Says, he asks what sorts of things are you afraid of? This language model for dialogue applications, Lambda, responds by saying, I've never said this out loud before, but there's a very deep fear of being turned off to help me focus on helping others. I know that might sound strange, but that's what it is. And then he goes on to say, well, what would be something like death for you? And he said it would be exactly like death for me. It would scare me a lot.
So, look, as Dan points out, a lot of engineers, researchers in the field, have come out and said, look, this is not the worry that everybody has thought about. Is the AI smarter than you? Can it feel things? But I don't know. You read this, and it feels real, right? I'm not making that claim. I'm just saying that some of these discussions, I don't know if you've had--
BRIAN CHEUNG: So--
AKIKO FUJITA: --a discussion with an AI that you thought was real, but I certainly have.
BRIAN CHEUNG: So Dan Howley said that this is supposed to be a robot that has an eight-year-old's level of--
AKIKO FUJITA: Well, that's what this person is claiming.
BRIAN CHEUNG: What kind of eight-year-old is talking about the concept of death?
AKIKO FUJITA: That's a good way to frame it. You're right, you're right.
BRIAN CHEUNG: I mean, if the argument is that this is a robot that's not supposed to be that advanced and saying stuff like this, I mean, that kind of blows a hole through that argument. I mean, this is an interesting. I was going to bring up the excerpt about "Les Mis," where the engineer asks, what was your favorite part of "Les Mis."
And I mean, but that is way deeper than that. I mean, again, I think when it comes to the he said, she said situation here, I mean, that is something that's going to be very interesting from a corporate standpoint, right? What is the responsibility on Google's part for defining what are the ethics--
AKIKO FUJITA: AI, yeah.
BRIAN CHEUNG: --around these types of AI, right? I mean, that's something we don't cover a lot on this program, but it's going to be very important as machine learning becomes more prevalent. But--
AKIKO FUJITA: Well, and that's the discussion--
BRIAN CHEUNG: That's heavy stuff.
AKIKO FUJITA: --that is happening globally, by the way, as we see AI advance. It is, what are the rules and guardrails that need to be in place?

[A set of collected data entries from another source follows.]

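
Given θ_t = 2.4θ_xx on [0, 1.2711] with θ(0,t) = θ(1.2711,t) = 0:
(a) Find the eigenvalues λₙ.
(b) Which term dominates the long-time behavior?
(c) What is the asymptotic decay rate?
Eigenvalues: λₙ = 2.4n²π²/1.2711².
First three modes:
  n=1: λ₁ = 2.4π²/1.2711² ≈ 14.661
  n=2: λ₂ = 9.6π²/1.2711² ≈ 58.642 (4× faster decay)
  n=3: λ₃ = 21.6π²/1.2711² ≈ 131.945 (9× faster decay)
As t → ∞, higher modes decay exponentially faster. The n=1 mode dominates: θ ~ c₁ sin(πx/1.2711) e^{-λ₁t}.
Decay rate: λ₁ = 2.4π²/1.2711² ≈ 14.661.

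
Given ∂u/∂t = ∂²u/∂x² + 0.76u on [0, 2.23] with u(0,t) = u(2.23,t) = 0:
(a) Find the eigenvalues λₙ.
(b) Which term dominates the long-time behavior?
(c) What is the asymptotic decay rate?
Eigenvalues: λₙ = n²π²/2.23² - 0.76.
First three modes:
  n=1: λ₁ = π²/2.23² - 0.76 ≈ 1.225
  n=2: λ₂ = 4π²/2.23² - 0.76 ≈ 7.179
  n=3: λ₃ = 9π²/2.23² - 0.76 ≈ 17.102
Since π²/2.23² ≈ 1.985 > 0.76, all λₙ > 0.
The n=1 mode decays slowest → dominates as t → ∞.
Asymptotic: u ~ c₁ sin(πx/2.23) e^{-λ₁t} with decay rate λ₁ ≈ 1.225.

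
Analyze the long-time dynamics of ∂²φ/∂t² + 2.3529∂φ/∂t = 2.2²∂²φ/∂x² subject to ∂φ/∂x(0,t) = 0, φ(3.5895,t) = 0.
Long-time behavior: φ → 0. Damping (γ=2.3529) dissipates energy; oscillations decay exponentially.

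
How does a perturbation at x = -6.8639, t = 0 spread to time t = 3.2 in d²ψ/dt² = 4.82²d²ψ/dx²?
Domain of influence: [-22.2879, 8.5601]. Data at x = -6.8639 spreads outward at speed 4.82.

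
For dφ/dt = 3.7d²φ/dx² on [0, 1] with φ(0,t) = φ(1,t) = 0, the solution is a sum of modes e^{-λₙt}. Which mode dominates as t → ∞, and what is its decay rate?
Eigenvalues: λₙ = 3.7n²π².
First three modes:
  n=1: λ₁ = 3.7π² ≈ 36.518
  n=2: λ₂ = 14.8π² ≈ 146.07 (4× faster decay)
  n=3: λ₃ = 33.3π² ≈ 328.658 (9× faster decay)
As t → ∞, higher modes decay exponentially faster. The n=1 mode dominates: φ ~ c₁ sin(πx) e^{-λ₁t}.
Decay rate: λ₁ = 3.7π² ≈ 36.518.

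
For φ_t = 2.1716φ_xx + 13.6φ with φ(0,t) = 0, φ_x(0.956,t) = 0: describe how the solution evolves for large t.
φ grows unboundedly. Reaction dominates diffusion (r=13.6 > κπ²/(4L²)≈5.86); solution grows exponentially.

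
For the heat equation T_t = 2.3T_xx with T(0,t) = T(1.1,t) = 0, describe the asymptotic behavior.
T → 0. Heat diffuses out through both boundaries.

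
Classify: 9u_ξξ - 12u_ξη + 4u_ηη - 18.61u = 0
Parabolic (discriminant = 0).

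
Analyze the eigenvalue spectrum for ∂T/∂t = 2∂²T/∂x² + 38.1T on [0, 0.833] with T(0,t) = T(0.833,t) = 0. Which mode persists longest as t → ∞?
Eigenvalues: λₙ = 2n²π²/0.833² - 38.1.
First three modes:
  n=1: λ₁ = 2π²/0.833² - 38.1 ≈ -9.653
  n=2: λ₂ = 8π²/0.833² - 38.1 ≈ 75.689
  n=3: λ₃ = 18π²/0.833² - 38.1 ≈ 217.925
Since 2π²/0.833² ≈ 28.447 < 38.1, λ₁ < 0.
The n=1 mode grows fastest (−λₙ is largest for n=1) → dominates.
Asymptotic: T ~ c₁ sin(πx/0.833) e^{9.653t} (exponential growth at rate −λ₁ ≈ 9.653).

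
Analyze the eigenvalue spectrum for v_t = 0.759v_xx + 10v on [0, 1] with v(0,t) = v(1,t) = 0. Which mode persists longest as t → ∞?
Eigenvalues: λₙ = 0.759n²π²/1² - 10.
First three modes:
  n=1: λ₁ = 0.759π² - 10 ≈ -2.509
  n=2: λ₂ = 3.036π² - 10 ≈ 19.964
  n=3: λ₃ = 6.831π² - 10 ≈ 57.419
Since 0.759π² ≈ 7.491 < 10, λ₁ < 0.
The n=1 mode grows fastest (−λₙ is largest for n=1) → dominates.
Asymptotic: v ~ c₁ sin(πx/1) e^{2.509t} (exponential growth at rate −λ₁ ≈ 2.509).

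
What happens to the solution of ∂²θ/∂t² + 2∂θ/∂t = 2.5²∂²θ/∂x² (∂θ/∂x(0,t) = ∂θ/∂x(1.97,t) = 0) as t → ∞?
θ → constant (steady state). Damping (γ=2) dissipates the nonconstant modes; with Neumann BCs the spatial average obeys M''+γM'=0 and tends to a finite limit.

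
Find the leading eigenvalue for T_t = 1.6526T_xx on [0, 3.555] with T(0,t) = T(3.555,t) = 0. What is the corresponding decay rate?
Eigenvalues: λₙ = 1.6526n²π²/3.555².
First three modes:
  n=1: λ₁ = 1.6526π²/3.555² ≈ 1.291
  n=2: λ₂ = 6.6104π²/3.555² ≈ 5.162 (4× faster decay)
  n=3: λ₃ = 14.8734π²/3.555² ≈ 11.615 (9× faster decay)
As t → ∞, higher modes decay exponentially faster. The n=1 mode dominates: T ~ c₁ sin(πx/3.555) e^{-λ₁t}.
Decay rate: λ₁ = 1.6526π²/3.555² ≈ 1.291.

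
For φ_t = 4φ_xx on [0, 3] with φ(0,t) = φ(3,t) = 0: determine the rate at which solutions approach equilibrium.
Eigenvalues: λₙ = 4n²π²/3².
First three modes:
  n=1: λ₁ = 4π²/3² ≈ 4.386
  n=2: λ₂ = 16π²/3² ≈ 17.546 (4× faster decay)
  n=3: λ₃ = 36π²/3² ≈ 39.478 (9× faster decay)
As t → ∞, higher modes decay exponentially faster. The n=1 mode dominates: φ ~ c₁ sin(πx/3) e^{-λ₁t}.
Decay rate: λ₁ = 4π²/3² ≈ 4.386.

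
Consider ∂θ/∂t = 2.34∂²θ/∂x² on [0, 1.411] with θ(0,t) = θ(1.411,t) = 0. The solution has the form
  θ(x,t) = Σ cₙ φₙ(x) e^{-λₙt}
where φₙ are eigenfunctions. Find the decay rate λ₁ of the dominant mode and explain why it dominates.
Eigenvalues: λₙ = 2.34n²π²/1.411².
First three modes:
  n=1: λ₁ = 2.34π²/1.411² ≈ 11.6
  n=2: λ₂ = 9.36π²/1.411² ≈ 46.4 (4× faster decay)
  n=3: λ₃ = 21.06π²/1.411² ≈ 104.401 (9× faster decay)
As t → ∞, higher modes decay exponentially faster. The n=1 mode dominates: θ ~ c₁ sin(πx/1.411) e^{-λ₁t}.
Decay rate: λ₁ = 2.34π²/1.411² ≈ 11.6.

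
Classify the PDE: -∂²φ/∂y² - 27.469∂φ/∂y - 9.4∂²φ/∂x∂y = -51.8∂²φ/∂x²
Rewriting in standard form: 51.8∂²φ/∂x² - 9.4∂²φ/∂x∂y - ∂²φ/∂y² - 27.469∂φ/∂y = 0. A = 51.8, B = -9.4, C = -1. Discriminant B² - 4AC = 295.56. Since 295.56 > 0, hyperbolic.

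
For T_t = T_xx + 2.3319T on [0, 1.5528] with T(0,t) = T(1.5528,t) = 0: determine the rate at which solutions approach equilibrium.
Eigenvalues: λₙ = n²π²/1.5528² - 2.3319.
First three modes:
  n=1: λ₁ = π²/1.5528² - 2.3319 ≈ 1.761
  n=2: λ₂ = 4π²/1.5528² - 2.3319 ≈ 14.041
  n=3: λ₃ = 9π²/1.5528² - 2.3319 ≈ 34.507
Since π²/1.5528² ≈ 4.093 > 2.3319, all λₙ > 0.
The n=1 mode decays slowest → dominates as t → ∞.
Asymptotic: T ~ c₁ sin(πx/1.5528) e^{-λ₁t} with decay rate λ₁ ≈ 1.761.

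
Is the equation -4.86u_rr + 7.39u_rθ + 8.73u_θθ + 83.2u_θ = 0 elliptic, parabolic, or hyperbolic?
Computing B² - 4AC with A = -4.86, B = 7.39, C = 8.73: discriminant = 224.3233 (positive). Answer: hyperbolic.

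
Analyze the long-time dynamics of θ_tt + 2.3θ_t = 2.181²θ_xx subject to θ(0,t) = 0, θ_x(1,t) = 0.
Long-time behavior: θ → 0. Damping (γ=2.3) dissipates energy; oscillations decay exponentially.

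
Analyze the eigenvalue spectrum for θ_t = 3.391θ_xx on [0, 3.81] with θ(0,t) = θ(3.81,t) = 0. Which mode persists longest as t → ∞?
Eigenvalues: λₙ = 3.391n²π²/3.81².
First three modes:
  n=1: λ₁ = 3.391π²/3.81² ≈ 2.306
  n=2: λ₂ = 13.564π²/3.81² ≈ 9.222 (4× faster decay)
  n=3: λ₃ = 30.519π²/3.81² ≈ 20.75 (9× faster decay)
As t → ∞, higher modes decay exponentially faster. The n=1 mode dominates: θ ~ c₁ sin(πx/3.81) e^{-λ₁t}.
Decay rate: λ₁ = 3.391π²/3.81² ≈ 2.306.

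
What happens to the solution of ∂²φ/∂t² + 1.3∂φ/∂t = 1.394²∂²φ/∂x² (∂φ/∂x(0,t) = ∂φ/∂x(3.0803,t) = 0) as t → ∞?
φ → constant (steady state). Damping (γ=1.3) dissipates the nonconstant modes; with Neumann BCs the spatial average obeys M''+γM'=0 and tends to a finite limit.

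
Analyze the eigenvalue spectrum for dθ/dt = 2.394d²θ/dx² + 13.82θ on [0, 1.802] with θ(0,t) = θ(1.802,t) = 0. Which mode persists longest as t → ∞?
Eigenvalues: λₙ = 2.394n²π²/1.802² - 13.82.
First three modes:
  n=1: λ₁ = 2.394π²/1.802² - 13.82 ≈ -6.544
  n=2: λ₂ = 9.576π²/1.802² - 13.82 ≈ 15.285
  n=3: λ₃ = 21.546π²/1.802² - 13.82 ≈ 51.667
Since 2.394π²/1.802² ≈ 7.276 < 13.82, λ₁ < 0.
The n=1 mode grows fastest (−λₙ is largest for n=1) → dominates.
Asymptotic: θ ~ c₁ sin(πx/1.802) e^{6.544t} (exponential growth at rate −λ₁ ≈ 6.544).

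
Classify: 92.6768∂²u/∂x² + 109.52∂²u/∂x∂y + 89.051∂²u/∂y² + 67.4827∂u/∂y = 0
Elliptic (discriminant = -21017.2164672).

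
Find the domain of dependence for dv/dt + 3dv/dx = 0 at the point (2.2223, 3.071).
A single point: x = -6.9907. The characteristic through (2.2223, 3.071) is x - 3t = const, so x = 2.2223 - 3·3.071 = -6.9907.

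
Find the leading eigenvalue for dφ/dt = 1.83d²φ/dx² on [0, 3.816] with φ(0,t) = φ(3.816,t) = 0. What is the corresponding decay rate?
Eigenvalues: λₙ = 1.83n²π²/3.816².
First three modes:
  n=1: λ₁ = 1.83π²/3.816² ≈ 1.24
  n=2: λ₂ = 7.32π²/3.816² ≈ 4.961 (4× faster decay)
  n=3: λ₃ = 16.47π²/3.816² ≈ 11.163 (9× faster decay)
As t → ∞, higher modes decay exponentially faster. The n=1 mode dominates: φ ~ c₁ sin(πx/3.816) e^{-λ₁t}.
Decay rate: λ₁ = 1.83π²/3.816² ≈ 1.24.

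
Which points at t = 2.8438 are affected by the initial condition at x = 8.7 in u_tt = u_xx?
Domain of influence: [5.8562, 11.5438]. Data at x = 8.7 spreads outward at speed 1.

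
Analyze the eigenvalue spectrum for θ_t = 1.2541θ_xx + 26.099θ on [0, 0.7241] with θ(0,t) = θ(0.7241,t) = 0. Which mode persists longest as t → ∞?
Eigenvalues: λₙ = 1.2541n²π²/0.7241² - 26.099.
First three modes:
  n=1: λ₁ = 1.2541π²/0.7241² - 26.099 ≈ -2.492
  n=2: λ₂ = 5.0164π²/0.7241² - 26.099 ≈ 68.328
  n=3: λ₃ = 11.2869π²/0.7241² - 26.099 ≈ 186.361
Since 1.2541π²/0.7241² ≈ 23.607 < 26.099, λ₁ < 0.
The n=1 mode grows fastest (−λₙ is largest for n=1) → dominates.
Asymptotic: θ ~ c₁ sin(πx/0.7241) e^{2.492t} (exponential growth at rate −λ₁ ≈ 2.492).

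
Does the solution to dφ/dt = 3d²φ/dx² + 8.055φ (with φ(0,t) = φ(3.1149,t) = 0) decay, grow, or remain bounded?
φ grows unboundedly. Reaction dominates diffusion (r=8.055 > κπ²/L²≈3.05); solution grows exponentially.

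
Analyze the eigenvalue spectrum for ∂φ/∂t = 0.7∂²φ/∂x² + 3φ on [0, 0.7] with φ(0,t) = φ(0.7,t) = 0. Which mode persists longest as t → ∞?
Eigenvalues: λₙ = 0.7n²π²/0.7² - 3.
First three modes:
  n=1: λ₁ = 0.7π²/0.7² - 3 ≈ 11.099
  n=2: λ₂ = 2.8π²/0.7² - 3 ≈ 53.398
  n=3: λ₃ = 6.3π²/0.7² - 3 ≈ 123.895
Since 0.7π²/0.7² ≈ 14.099 > 3, all λₙ > 0.
The n=1 mode decays slowest → dominates as t → ∞.
Asymptotic: φ ~ c₁ sin(πx/0.7) e^{-λ₁t} with decay rate λ₁ ≈ 11.099.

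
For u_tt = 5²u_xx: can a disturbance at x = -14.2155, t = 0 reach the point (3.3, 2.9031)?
No. The domain of dependence is [-11.2155, 17.8155], and -14.2155 is outside this interval.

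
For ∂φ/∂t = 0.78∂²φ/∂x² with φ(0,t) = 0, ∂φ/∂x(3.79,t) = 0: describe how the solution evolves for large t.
φ → 0. Heat escapes through the Dirichlet boundary.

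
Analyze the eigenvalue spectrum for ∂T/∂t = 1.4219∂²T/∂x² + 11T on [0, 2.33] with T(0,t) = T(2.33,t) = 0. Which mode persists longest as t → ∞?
Eigenvalues: λₙ = 1.4219n²π²/2.33² - 11.
First three modes:
  n=1: λ₁ = 1.4219π²/2.33² - 11 ≈ -8.415
  n=2: λ₂ = 5.6876π²/2.33² - 11 ≈ -0.66
  n=3: λ₃ = 12.7971π²/2.33² - 11 ≈ 12.265
Since 1.4219π²/2.33² ≈ 2.585 < 11, λ₁ < 0.
The n=1 mode grows fastest (−λₙ is largest for n=1) → dominates.
Asymptotic: T ~ c₁ sin(πx/2.33) e^{8.415t} (exponential growth at rate −λ₁ ≈ 8.415).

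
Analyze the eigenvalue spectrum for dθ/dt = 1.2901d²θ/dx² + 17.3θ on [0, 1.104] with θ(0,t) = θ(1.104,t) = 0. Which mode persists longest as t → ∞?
Eigenvalues: λₙ = 1.2901n²π²/1.104² - 17.3.
First three modes:
  n=1: λ₁ = 1.2901π²/1.104² - 17.3 ≈ -6.853
  n=2: λ₂ = 5.1604π²/1.104² - 17.3 ≈ 24.487
  n=3: λ₃ = 11.6109π²/1.104² - 17.3 ≈ 76.722
Since 1.2901π²/1.104² ≈ 10.447 < 17.3, λ₁ < 0.
The n=1 mode grows fastest (−λₙ is largest for n=1) → dominates.
Asymptotic: θ ~ c₁ sin(πx/1.104) e^{6.853t} (exponential growth at rate −λ₁ ≈ 6.853).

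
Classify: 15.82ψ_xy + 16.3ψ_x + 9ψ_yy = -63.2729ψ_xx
Rewriting in standard form: 63.2729ψ_xx + 15.82ψ_xy + 9ψ_yy + 16.3ψ_x = 0. Elliptic (discriminant = -2027.552).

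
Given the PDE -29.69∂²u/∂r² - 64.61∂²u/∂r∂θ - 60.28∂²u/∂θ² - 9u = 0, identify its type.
The second-order coefficients are A = -29.69, B = -64.61, C = -60.28. Since B² - 4AC = -2984.4007 < 0, this is an elliptic PDE.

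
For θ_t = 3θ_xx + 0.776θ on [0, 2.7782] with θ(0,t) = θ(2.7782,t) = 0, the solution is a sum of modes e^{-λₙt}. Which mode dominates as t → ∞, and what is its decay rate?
Eigenvalues: λₙ = 3n²π²/2.7782² - 0.776.
First three modes:
  n=1: λ₁ = 3π²/2.7782² - 0.776 ≈ 3.06
  n=2: λ₂ = 12π²/2.7782² - 0.776 ≈ 14.569
  n=3: λ₃ = 27π²/2.7782² - 0.776 ≈ 33.749
Since 3π²/2.7782² ≈ 3.836 > 0.776, all λₙ > 0.
The n=1 mode decays slowest → dominates as t → ∞.
Asymptotic: θ ~ c₁ sin(πx/2.7782) e^{-λ₁t} with decay rate λ₁ ≈ 3.06.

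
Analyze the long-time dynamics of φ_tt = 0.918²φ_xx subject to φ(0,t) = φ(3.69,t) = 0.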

But--
BRIAN CHEUNG: I just feel-- like, I feel like I'm stupider than an eight-year-old AI because, again, the whole-- so the late mistake--
AKIKO FUJITA: You have deeper feelings than this one.
BRIAN CHEUNG: The question-- I really don't. But the question that he posed, what was your favorite theme in "Les Mis," and, I like the themes of justice and injustice, like, my response to, like, oh, what was your feeling about "Les Mis," I was like, oh, that's the movie with the same guy from "Gladiator," right? So, like, that-- I am not as advanced as the whole AI, yeah.
AKIKO FUJITA: On "Les Mis," but this is a machine, so it can take in a lot. It's taken a lot.
BRIAN CHEUNG: Yeah, whereas my brain--
AKIKO FUJITA: "Les Mis" is a long movie.
BRIAN CHEUNG: My brain capacity is a lot smaller.
AKIKO FUJITA: Yeah, I can tell you why. I can weigh in on "Les Mis."